TRAI stated that it had received a large number of complaints about consumers being denied the benefits of the amended Regulations and Tariff Order (more commonly referred to as NTO 2.0) by some broadcasters. The Authority also noted that despite being under legal obligation to implement the new regulatory regime notified on January 1, 2020, some broadcasters have failed to not only implement the provisions of the regulations and the tariff orders notified by the Authority, but have also started violating the provisions of the Principal Tariff Order 2017, particularly the clause related to reporting requirement and are also disturbing the status quo by modifying the composition as well as discontinuation of their existing bouquets in a manner that is beneficial to them, but adversely affects interests of the consumers.

Calling TRAI’s directive to implement NTO 2.0 by August 10 as “ill-timed”, Shailesh Kapoor, CEO, Ormax Media, said that, “It does not recognise the unprecedented pandemic situation we are in currently, and how it is impacting an industry that is hugely dependent on advertising revenues. As it is, broadcasters are facing headwinds related to content production and economic slowdown.”

According to Kapoor, NTO 2.0 has been a controversial move to begin with, as it came across as ad hoc when first announced. “TRAI should wait for another few months and open up a dialogue with IBF, than be in a hurry to implement,” he suggested.

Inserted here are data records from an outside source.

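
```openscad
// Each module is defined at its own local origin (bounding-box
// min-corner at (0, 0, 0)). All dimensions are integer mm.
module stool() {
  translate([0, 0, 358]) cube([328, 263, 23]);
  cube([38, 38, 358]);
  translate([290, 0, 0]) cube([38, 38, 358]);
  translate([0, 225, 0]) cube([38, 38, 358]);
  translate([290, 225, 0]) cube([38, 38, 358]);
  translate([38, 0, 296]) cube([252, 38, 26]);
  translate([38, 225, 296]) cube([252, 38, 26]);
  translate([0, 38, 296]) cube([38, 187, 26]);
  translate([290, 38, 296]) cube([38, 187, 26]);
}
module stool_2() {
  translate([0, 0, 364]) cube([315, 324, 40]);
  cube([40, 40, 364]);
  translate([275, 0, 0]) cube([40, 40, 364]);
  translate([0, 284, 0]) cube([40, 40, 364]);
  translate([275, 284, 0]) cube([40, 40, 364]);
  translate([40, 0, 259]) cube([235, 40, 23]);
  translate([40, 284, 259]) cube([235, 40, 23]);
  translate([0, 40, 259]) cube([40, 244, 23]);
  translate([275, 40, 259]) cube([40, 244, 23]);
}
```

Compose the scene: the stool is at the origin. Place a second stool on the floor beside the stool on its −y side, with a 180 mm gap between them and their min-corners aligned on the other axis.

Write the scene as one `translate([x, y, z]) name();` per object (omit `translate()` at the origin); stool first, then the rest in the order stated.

stool();
translate([0, -504, 0]) stool_2();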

Karan Taurani, VP – Research Analyst (Media), Elara Securities India, saw a two-fold impact on broadcasters: 1) it will lead to a reduced ARPU as people may move to further selective viewing towards ala carte offerings, and 2) negative impact on domestic subs revenue.

He felt that TRAI should have waited till the market conditions improved. “We believe as NTO 1.0 saw a transition period, NTO 2.0, too, will see a few months of lower ad spends until clarity emerges on the viewership impact. In current COVID times, when ad spends are at a low and trying to recover during the festive season in the coming months, it will have a negative standing on the ad prospects for CY20, which may be further weakened,” he observed.  

According to Taurani, the most contentious point is the capping on channel pricing at Rs 12 if not a part of a bouquet. “Primarily, the sports genre does heavy investments in content, hence this capping is bound to be a big negative,” he added.

“Further, capping on NCF fee is a negative for distributors who are already struggling due to a lower revenue share arrangement post NTO 1.0,” Taurani concluded.